Lambert argues that the current revenue base for frontier closed labs is heavily concentrated in coding and terminal tasks, which are the same domains where open models are closest to parity. If capability in those areas saturates and the field moves elsewhere, he writes, “a large amount of the enterprise revenue could be reliant on well-formed customer relationships, inertia, and better product development, rather than the models being leaps and bounds better.”

He frames this as a structural reinvention problem: labs must continuously find new domains where their models are demonstrably better in order to justify continued investment in expensive AI infrastructure. He says he still expects frontier labs to be “astronomically profitable businesses,” but attributes this to a belief they will continue unlocking new valuable use-cases rather than to the benchmarks being a complete signal.
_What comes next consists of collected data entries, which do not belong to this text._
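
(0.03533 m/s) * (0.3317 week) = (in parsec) 2.297e-13. Check: 0.03533 m/s is already in m/s. 1 week = 604800 s, so 0.3317 week = 0.3317 * 604800 = 200612.16 s. Combine: 0.03533 m/s * 200612.16 s = 7087.6276 m. 1 parsec = 3.0856776e+16 m, so 7087.6276 m = 7087.6276 / 3.0856776e+16 = 2.2969437e-13 parsec ≈ 2.297e-13 parsec (4 s.f.).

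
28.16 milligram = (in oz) 0.0009933. Check: 1 milligram = 1e-06 kg, so 28.16 milligram = 28.16 * 1e-06 = 2.816e-05 kg. 1 oz = 0.028349523 kg, so 2.816e-05 kg = 2.816e-05 / 0.028349523 = 0.00099331477 oz ≈ 0.0009933 oz (4 s.f.).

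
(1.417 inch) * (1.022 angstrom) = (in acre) 9.089e-16. Check: 1 inch = 0.0254 m, so 1.417 inch = 1.417 * 0.0254 = 0.0359918 m. 1 angstrom = 1e-10 m, so 1.022 angstrom = 1.022 * 1e-10 = 1.022e-10 m. Combine: 0.0359918 m * 1.022e-10 m = 3.678362e-12 m^2. 1 acre = 4046.8564 m^2, so 3.678362e-12 m^2 = 3.678362e-12 / 4046.8564 = 9.0894304e-16 acre ≈ 9.089e-16 acre (4 s.f.).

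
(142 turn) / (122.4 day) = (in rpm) 0.0008056. Check: 1 turn = 6.2831853 rad, so 142 turn = 142 * 6.2831853 = 892.21231 rad. 1 day = 86400 s, so 122.4 day = 122.4 * 86400 = 10575360 s. Combine: 892.21231 rad / 10575360 s = 8.4367087e-05 rad/s. 1 rpm = 0.10471976 rad/s, so 8.4367087e-05 rad/s = 8.4367087e-05 / 0.10471976 = 0.00080564633 rpm ≈ 0.0008056 rpm (4 s.f.).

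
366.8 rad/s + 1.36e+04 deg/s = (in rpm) 366.8 rad/s is already in rad/s. 1 deg/s = 0.017453293 rad/s, so 1.36e+04 deg/s = 1.36e+04 * 0.017453293 = 237.36478 rad/s. Sum: 366.8 + 237.36478 = 604.16478 rad/s. 1 rpm = 0.10471976 rad/s, so 604.16478 rad/s = 604.16478 / 0.10471976 = 5769.3487 rpm ≈ 5769 rpm (4 s.f.). Final answer: 5769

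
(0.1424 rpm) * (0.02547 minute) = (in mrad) 1 rpm = 0.10471976 rad/s, so 0.1424 rpm = 0.1424 * 0.10471976 = 0.014912093 rad/s. 1 minute = 60 s, so 0.02547 minute = 0.02547 * 60 = 1.5282 s. Combine: 0.014912093 rad/s * 1.5282 s = 0.022788661 rad. 1 mrad = 0.001 rad, so 0.022788661 rad = 0.022788661 / 0.001 = 22.788661 mrad ≈ 22.79 mrad (4 s.f.). Final answer: 22.79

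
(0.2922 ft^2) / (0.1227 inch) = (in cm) 871. Check: 1 ft^2 = 0.09290304 m^2, so 0.2922 ft^2 = 0.2922 * 0.09290304 = 0.027146268 m^2. 1 inch = 0.0254 m, so 0.1227 inch = 0.1227 * 0.0254 = 0.00311658 m. Combine: 0.027146268 m^2 / 0.00311658 m = 8.7102748 m. 1 cm = 0.01 m, so 8.7102748 m = 8.7102748 / 0.01 = 871.02748 cm ≈ 871 cm (4 s.f.).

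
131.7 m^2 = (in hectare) 1 hectare = 10000 m^2, so 131.7 m^2 = 131.7 / 10000 = 0.01317 hectare. Final answer: 0.01317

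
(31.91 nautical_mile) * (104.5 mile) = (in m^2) 9.939e+09. Check: 1 nautical_mile = 1852 m, so 31.91 nautical_mile = 31.91 * 1852 = 59097.32 m. 1 mile = 1609.344 m, so 104.5 mile = 104.5 * 1609.344 = 168176.45 m. Combine: 59097.32 m * 168176.45 m = 9.9387774e+09 m^2. Result: 9.9387774e+09 m^2 ≈ 9.939e+09 m^2 (4 s.f.).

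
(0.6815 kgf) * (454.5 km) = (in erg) 1 kgf = 9.80665 N, so 0.6815 kgf = 0.6815 * 9.80665 = 6.683232 N. 1 km = 1000 m, so 454.5 km = 454.5 * 1000 = 454500 m. Combine: 6.683232 N * 454500 m = 3037528.9 J. 1 erg = 1e-07 J, so 3037528.9 J = 3037528.9 / 1e-07 = 3.0375289e+13 erg ≈ 3.038e+13 erg (4 s.f.). Final answer: 3.038e+13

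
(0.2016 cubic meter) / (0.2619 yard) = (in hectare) 0.2016 cubic meter = 0.2016 m^3. 1 yard = 0.9144 m, so 0.2619 yard = 0.2619 * 0.9144 = 0.23948136 m. Combine: 0.2016 m^3 / 0.23948136 m = 0.84181917 m^2. 1 hectare = 10000 m^2, so 0.84181917 m^2 = 0.84181917 / 10000 = 8.4181917e-05 hectare ≈ 8.418e-05 hectare (4 s.f.). Final answer: 8.418e-05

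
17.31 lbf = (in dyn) 1 lbf = 4.4482216 N, so 17.31 lbf = 17.31 * 4.4482216 = 76.998716 N. 1 dyn = 1e-05 N, so 76.998716 N = 76.998716 / 1e-05 = 7699871.6 dyn ≈ 7.7e+06 dyn (4 s.f.). Final answer: 7.7e+06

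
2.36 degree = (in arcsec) 1 degree = 0.017453293 rad, so 2.36 degree = 2.36 * 0.017453293 = 0.04118977 rad. 1 arcsec = 4.8481368e-06 rad, so 0.04118977 rad = 0.04118977 / 4.8481368e-06 = 8496 arcsec. Final answer: 8496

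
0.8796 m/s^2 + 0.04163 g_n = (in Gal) 0.8796 m/s^2 is already in m/s^2. 1 g_n = 9.80665 m/s^2, so 0.04163 g_n = 0.04163 * 9.80665 = 0.40825084 m/s^2. Sum: 0.8796 + 0.40825084 = 1.2878508 m/s^2. 1 Gal = 0.01 m/s^2, so 1.2878508 m/s^2 = 1.2878508 / 0.01 = 128.78508 Gal ≈ 128.8 Gal (4 s.f.). Final answer: 128.8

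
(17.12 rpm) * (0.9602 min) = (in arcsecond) 1 rpm = 0.10471976 rad/s, so 17.12 rpm = 17.12 * 0.10471976 = 1.7928022 rad/s. 1 min = 60 s, so 0.9602 min = 0.9602 * 60 = 57.612 s. Combine: 1.7928022 rad/s * 57.612 s = 103.28692 rad. 1 arcsecond = 4.8481368e-06 rad, so 103.28692 rad = 103.28692 / 4.8481368e-06 = 21304457 arcsecond ≈ 2.13e+07 arcsecond (4 s.f.). Final answer: 2.13e+07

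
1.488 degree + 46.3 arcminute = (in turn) 1 degree = 0.017453293 rad, so 1.488 degree = 1.488 * 0.017453293 = 0.025970499 rad. 1 arcminute = 0.00029088821 rad, so 46.3 arcminute = 46.3 * 0.00029088821 = 0.013468124 rad. Sum: 0.025970499 + 0.013468124 = 0.039438623 rad. 1 turn = 6.2831853 rad, so 0.039438623 rad = 0.039438623 / 6.2831853 = 0.0062768519 turn ≈ 0.006277 turn (4 s.f.). Final answer: 0.006277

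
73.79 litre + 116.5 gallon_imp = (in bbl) 1 litre = 0.001 m^3, so 73.79 litre = 73.79 * 0.001 = 0.07379 m^3. 1 gallon_imp = 0.00454609 m^3, so 116.5 gallon_imp = 116.5 * 0.00454609 = 0.52961949 m^3. Sum: 0.07379 + 0.52961949 = 0.60340949 m^3. 1 bbl = 0.15898729 m^3, so 0.60340949 m^3 = 0.60340949 / 0.15898729 = 3.7953315 bbl ≈ 3.795 bbl (4 s.f.). Final answer: 3.795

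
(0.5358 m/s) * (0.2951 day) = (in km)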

Open models’ residual strength

Lambert does not characterise open models as simply weaker. He notes that in some out-of-distribution benchmarks — he cites WeirdML and ARC AGI 2 — open-weight models are “very far behind,” but that in practice users encounter lack of robustness in long-context tasks and needing to reset agent context more often, rather than a fundamental quality gap. He writes that open models are “not a category error in the sense that they’re fundamentally different classes of models” — they are, in his view, “far closer than many would’ve expected.”